JCC Order: Click Here

Briefly:  Indemnity & medical benefits   

Summary:  Claimant, a bus driver, injured his back lifting luggage onto the bus. The injury was accepted as compensable and Claimant was authorized to treat with an authorized provider. This provider put Claimant at MMI with a 0% PIR after several visits, noting symptom magnification, inconsistent physical findings, and negative diagnostics. In the interim, Claimant had gone to the hospital for emergency treatment on two occasions regarding his back. This care was not authorized and the carrier did not pay for it. Claimant obtained an IME who opined that the Claimant was not at MMI and should be on light duty restrictions. Claimant then sought TPD benefits. The JCC found Claimant to be at MMI based on the opinions of the authorized providers treating Claimant immediately after the alleged accident, which were supported by negative diagnostics and lack of objective findings, and not the subjective complaints presented to the IME provider. The JCC did order the E/C to pay for the ER hospital visits, however, noting that the care received was “emergency services and care” under F.S. 440.13(l)(e), as evaluation/care was provided by a licensed provider to determine if an emergency medical condition (back pain radiating to the lower extremity) was present. 

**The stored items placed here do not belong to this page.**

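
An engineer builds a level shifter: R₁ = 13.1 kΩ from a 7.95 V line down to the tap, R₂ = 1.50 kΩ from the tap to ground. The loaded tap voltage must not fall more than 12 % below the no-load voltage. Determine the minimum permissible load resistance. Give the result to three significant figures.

R_L(min) ≈ 9.87 kΩ

Output resistance R_th = R₁‖R₂ = (13.1 × 1.50)/14.60 = 1.346 kΩ.
The fractional drop is R_th/(R_th + R_L); requiring this ≤ 0.120 gives R_L ≥ R_th(1/0.120 − 1) = 1.346 × 7.333 = 9.87 kΩ.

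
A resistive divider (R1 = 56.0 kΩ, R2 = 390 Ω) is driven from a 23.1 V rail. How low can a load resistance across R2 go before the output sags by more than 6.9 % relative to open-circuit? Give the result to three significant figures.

Output resistance R_th = R1‖R2 = (56000 × 390)/56390 = 387.3 Ω.
The fractional drop is R_th/(R_th + R_L); requiring this ≤ 0.0690 gives R_L ≥ R_th(1/0.0690 − 1) = 387.3 × 13.49 = 5.23 kΩ.

R_L(min) ≈ 5.23 kΩ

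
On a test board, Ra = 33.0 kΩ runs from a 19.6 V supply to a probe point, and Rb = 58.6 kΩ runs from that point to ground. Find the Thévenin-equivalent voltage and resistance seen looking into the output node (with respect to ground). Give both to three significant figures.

V_th is the open-circuit tap voltage: 19.6 × 58.6/(33.0 + 58.6) = 12.5 V.
With the supply zeroed, Ra and Rb appear in parallel from the tap: R_th = Ra‖Rb = (33.0 × 58.6)/91.60 = 21.1 kΩ.

V_th = 12.5 V, R_th = 21.1 kΩ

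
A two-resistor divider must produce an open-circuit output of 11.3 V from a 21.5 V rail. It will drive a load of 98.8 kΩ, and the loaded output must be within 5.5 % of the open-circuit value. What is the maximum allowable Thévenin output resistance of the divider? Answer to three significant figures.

R_th ≤ 5.75 kΩ

Loading drop = R_th/(R_th + R_L) ≤ 0.0550, so R_th ≤ R_L · ε/(1−ε) = 98.8 kΩ × 0.0550/0.9450 = 5.75 kΩ.
(Any R1, R2 with R2/(R1+R2) = 0.526 and R1‖R2 ≤ 5.75 kΩ will meet the spec.)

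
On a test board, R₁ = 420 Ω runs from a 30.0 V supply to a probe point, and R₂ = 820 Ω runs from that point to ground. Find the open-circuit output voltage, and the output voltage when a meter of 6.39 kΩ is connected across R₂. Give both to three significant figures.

Unloaded: 19.8 V; loaded: 19.0 V

Open-circuit: V = 30.0 × 820/(420 + 820) = 19.8 V.
With the load, R₂ becomes R₂‖R_L = 726.7 Ω, so V = 30.0 × 726.7/1147 = 19.0 V.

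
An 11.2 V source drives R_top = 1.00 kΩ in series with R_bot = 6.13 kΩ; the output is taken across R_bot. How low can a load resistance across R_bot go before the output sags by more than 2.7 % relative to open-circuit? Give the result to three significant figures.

Output resistance R_th = R_top‖R_bot = (1000 × 6130)/7130 = 859.7 Ω.
The fractional drop is R_th/(R_th + R_L); requiring this ≤ 0.0270 gives R_L ≥ R_th(1/0.0270 − 1) = 859.7 × 36.04 = 31.0 kΩ.

R_L(min) ≈ 31.0 kΩ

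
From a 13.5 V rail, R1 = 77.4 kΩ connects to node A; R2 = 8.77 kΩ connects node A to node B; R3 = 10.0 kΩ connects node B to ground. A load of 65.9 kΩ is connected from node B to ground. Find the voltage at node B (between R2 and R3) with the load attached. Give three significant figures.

V ≈ 1.24 V

At node B, R3 is in parallel with the load: R3‖R_L = 8.682 kΩ.
Below node A the resistance is R2 + (R3‖R_L) = 17.45 kΩ, so V_A = 13.5 × 17.45/94.85 = 2.484 V.
Then V_B = V_A × (R3‖R_L)/(R2 + R3‖R_L) = 2.484 × 8.682/17.45 = 1.24 V.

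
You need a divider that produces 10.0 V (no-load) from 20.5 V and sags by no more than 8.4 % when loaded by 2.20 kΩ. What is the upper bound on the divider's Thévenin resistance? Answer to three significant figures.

R_th ≤ 202 Ω

Loading drop = R_th/(R_th + R_L) ≤ 0.0840, so R_th ≤ R_L · ε/(1−ε) = 2.20 kΩ × 0.0840/0.9160 = 202 Ω.
(Any R1, R2 with R2/(R1+R2) = 0.488 and R1‖R2 ≤ 202 Ω will meet the spec.)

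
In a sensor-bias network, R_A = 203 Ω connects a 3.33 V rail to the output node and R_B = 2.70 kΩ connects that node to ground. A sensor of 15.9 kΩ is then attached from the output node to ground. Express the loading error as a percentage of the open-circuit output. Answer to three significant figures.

1.17 %

The divider's output (Thévenin) resistance is R_A‖R_B = 188.8 Ω.
Fractional drop under load = R_th/(R_th + R_L) = 188.8 / (188.8 + 15900) = 0.01174.
So the output falls by 1.17 %.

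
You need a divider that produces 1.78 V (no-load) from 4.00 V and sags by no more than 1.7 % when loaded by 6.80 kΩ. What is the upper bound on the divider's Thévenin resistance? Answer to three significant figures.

Loading drop = R_th/(R_th + R_L) ≤ 0.0170, so R_th ≤ R_L · ε/(1−ε) = 6.80 kΩ × 0.0170/0.9830 = 118 Ω.

R_th ≤ 118 Ω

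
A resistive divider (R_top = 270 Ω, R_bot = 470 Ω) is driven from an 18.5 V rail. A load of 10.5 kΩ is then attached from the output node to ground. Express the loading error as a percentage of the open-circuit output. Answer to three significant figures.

1.61 %

The divider's output (Thévenin) resistance is R_top‖R_bot = 171.5 Ω.
Fractional drop under load = R_th/(R_th + R_L) = 171.5 / (171.5 + 10500) = 0.01607.
So the output falls by 1.61 %.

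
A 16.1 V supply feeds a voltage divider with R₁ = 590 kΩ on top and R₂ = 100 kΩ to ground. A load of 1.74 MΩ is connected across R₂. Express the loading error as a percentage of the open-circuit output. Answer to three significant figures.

The divider's output (Thévenin) resistance is R₁‖R₂ = 85.51 kΩ.
Fractional drop under load = R_th/(R_th + R_L) = 85.51 / (85.51 + 1740) = 0.04684.
So the output falls by 4.68 %.

4.68 %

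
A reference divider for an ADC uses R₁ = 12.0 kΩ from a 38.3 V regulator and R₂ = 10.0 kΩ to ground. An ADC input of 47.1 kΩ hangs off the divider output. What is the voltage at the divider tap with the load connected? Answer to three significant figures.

The load sits in parallel with R₂: R₂‖R_L = (10.0 × 47.1) / (10.0 + 47.1) = 8.249 kΩ.
V_out = 38.3 × 8.249 / (12.0 + 8.249) = 38.3 × 8.249/20.25 = 15.6 V.

V_out ≈ 15.6 V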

Pattison, Darlene T. vs. City of Tampa

Judge Newman: Tampa District                   Order Date: 1/7/2019

OJCC Case:   17-030059JLN                       Date of Accident: 12/31/2007

Claimant’s Counsel:  Michael J. Winer       E/C’s Counsel:  Stephen M. Barbas        

JCC Order: Click Here

Briefly:  One time change   

Summary:  Claimant was injured as a result of a work-related motor vehicle accident and authorized to treat with an orthopedic surgeon. Claimant became dissatisfied with her care and contacted the carrier to discuss it, at which time Claimant was referred to a different orthopedic surgeon. This second provider evaluated the claimant once and did not provide follow up care. E/C then referred Claimant to a third orthopedic surgeon that has treated Claimant ongoing. E/C contends either of these instances exhausted Claimant’s one-time change in physician. Claimant argues that she did not exercise her one-time change until she did so in writing. She requested the surgery recommended by her current authorized provider. E/C did not respond to this request. At trial, the E/C pointed to a previous letter from the Claimant that had resulted in her referral to the second provider. They could not produce the letter, instead referencing “log notes” that documented the alleged letter. The previous correspondence from Claimant specifically asked for a second opinion, not a one-time change. There is no evidence that a written request for a one-time change was made. As such, Claimant was found entitled to exercise her one-time change and, because the carrier failed to respond within 5 days of the request, Claimant was allowed to select the provider within the same area of practice. Claimant also sought indemnity benefits on the basis of her provider rescinding MMI for surgery, but because Claimant canceled the surgery due to anxiety over it, the provider retracted this change. Claimant was found to remain at MMI, and no indemnity benefits were due or owing.

Reynolds, Karen vs. Anixter Power Solutions

JCC Sculco: Orlando District                        Order Date: 1/8/2019

OJCC Case:   18-013229TWS                      Date of Accident: 4/18/2018

Claimant’s Counsel:  David I. Rickey          E/C’s Counsel:  Eric R. Eide

JCC Order: Click Here

Briefly:  Compensability (course and scope)   

Summary:  Claimant was participating in a non-mandatory, team-building bowling event when she slipped and injured her ankle.  This team/morale building event was held off-premises, but during regular work hours and participating employees were paid by the insured. E/C denied compensability of the injury as a recreational/social activity not expressly required by the employer. The JCC found the bowling event to be a recreational activity where Claimant’s attendance was not required and which did not “produce a substantial direct benefit to the employer beyond improvement in employee health and morale” under Whitehead. It was not enough that Claimant was paid to be present at same. Denial of the ankle injury was upheld.